En dehors de sa violence fondatrice,
Galactic Quarantine est aussi parfaitement équilibré. Lorsque le frontman m'autorise à respirer au début de « March Of The Poozers », je reprends mes esprits. Mais c'est pour mieux plonger la tête la première dans les riffs aériens et contemplatifs que le maïeuticien sait mettre au monde comme personne depuis les années 1990. Outre l'ultra classique « Deadhead », ascension vertigineuse vers les cime devenue indispensable aux concerts du Canadien, c'est le monumental « Supercrush! » qui s'impose comme un temps fort absolu de cet album live. C'est l'occasion pour Devin Townsend de se distinguer à l'aide d'une envolée lyrique emphatique qui trouve son paroxysme sur son magnifique refrain :
« I don't wanna save my soul now... Yeah... I just wanna lose control... »

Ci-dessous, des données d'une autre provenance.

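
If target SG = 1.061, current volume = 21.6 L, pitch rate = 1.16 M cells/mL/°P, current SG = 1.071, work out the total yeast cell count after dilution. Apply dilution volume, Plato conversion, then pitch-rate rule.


V_w = V·((SG_c−1)/(SG_t−1)−1);  °P = 259 − 259/SG_t;  cells = rate·(V+V_w)·°P
V_w = 21.6·((1.071−1)/(1.061−1)−1) = 3.5410
V_final = 21.6 + 3.5410 = 25.1410
°P = 259 − 259/1.061 = 14.8907
cells = 1.16·25.1410·14.8907

434.2646 billion cells


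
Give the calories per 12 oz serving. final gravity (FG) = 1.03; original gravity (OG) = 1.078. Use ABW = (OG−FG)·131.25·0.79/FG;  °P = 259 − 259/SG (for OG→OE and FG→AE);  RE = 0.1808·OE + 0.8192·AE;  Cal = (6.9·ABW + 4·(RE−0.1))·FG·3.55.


ABW = (1.078 − 1.03)·131.25·0.79/1.03 = 4.8320
OE = 259 − 259/1.078 = 18.7403 °P
AE = 259 − 259/1.03 = 7.5437 °P
RE = 0.1808·18.7403 + 0.8192·7.5437 = 9.5680 °P
Cal = (6.9·4.8320 + 4·(9.5680−0.1))·1.03·3.55

260.3910 kcal


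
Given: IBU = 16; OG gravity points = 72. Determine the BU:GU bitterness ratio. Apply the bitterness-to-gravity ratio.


BU:GU = IBU / OG_points
BU:GU = 16 / 72

0.2222


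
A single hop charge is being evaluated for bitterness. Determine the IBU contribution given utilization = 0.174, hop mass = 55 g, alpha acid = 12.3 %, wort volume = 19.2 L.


IBU = (α/100)·mass·U·1000 / V
IBU = (12.3/100)·55·0.174·1000 / 19.2

61.3078 IBU


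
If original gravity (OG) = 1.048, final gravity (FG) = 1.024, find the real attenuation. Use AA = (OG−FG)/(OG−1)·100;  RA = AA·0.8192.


AA = (1.048 − 1.024)/(1.048 − 1)·100 = 50.0000
RA = 50.0000·0.8192

40.9600 %


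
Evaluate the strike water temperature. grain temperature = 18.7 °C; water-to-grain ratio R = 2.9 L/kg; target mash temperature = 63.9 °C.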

And even if it takes a lifetime to learn... I'll learn...
WE LEARN! »
La chair de poule est de retour. Décidément, Devin Townsend ne me laissera jamais tranquille. Outre ses paroles qui ont le double mérite de la beauté et de l'immédiateté, son tremolo anthologique, notamment sur le vers final, est touché par la grâce. Il « remplace » à la perfection Anneke van Giersbergen qui portait les couplets de ce morceau sur l'album
Addicted (2009). Le refrain final, entrecoupé des « my way » samplés à partir des choeurs de la chanteuse néerlandaise, est un pur moment d'extase qui parachève à la perfection cette sublime montée en puissance. Avant de repartir au mastic dans « Aftermath », cette respiration bienvenue de quatre morceaux contribue à l'attractivité évidente de cet album live atypique. Même l'énième version du culte « Hyperdrive », morceau contemplatif par excellence, voit sa puissance rehaussée par la production d'une propreté étincelante et justifie le coup d'oreille. Seuls « March Of The Poozers », moins efficace et « Spirits Will Collide », qui bénéficiait déjà d'un son canon dans sa version studio, font légèrement retomber le souffle épique qui prime sur cette habile sélection de morceaux.
Certes,
Galatic Quarantine ne propose pas grand chose de neuf. Le Canadien le dit lui-même dans un calembour intercepté dans « March Of The Poozers » : « Thank you for tuning in. Thank you for paying attention if you do. And if you don't, I don't understand why you're here. Haters gonna hate. » Mais c'est certainement son seul défaut. En allant déterrer et affronter les vieux démons qu'il cultivait jadis dans
Strapping Young Lad et en offrant une nouvelle ossature à aux morceaux progressifs plus ou moins récents (de « Kingdom » à « Spirits Will Collide »),
Devin Townsend se sacrifie pour la cause commune, offrant à ses ouailles, dont je fais évidemment partie, un moment rare, épique, précieux. En condensant sur une durée raisonnable les meilleures facettes du Canadien, cette sortie s'impose autant comme un must-have pour ses fidèles que comme une porte d'entrée idéale pour ses néophytes. Je gage qu'il s'imposera comme un pur bonheur dans les deux cas.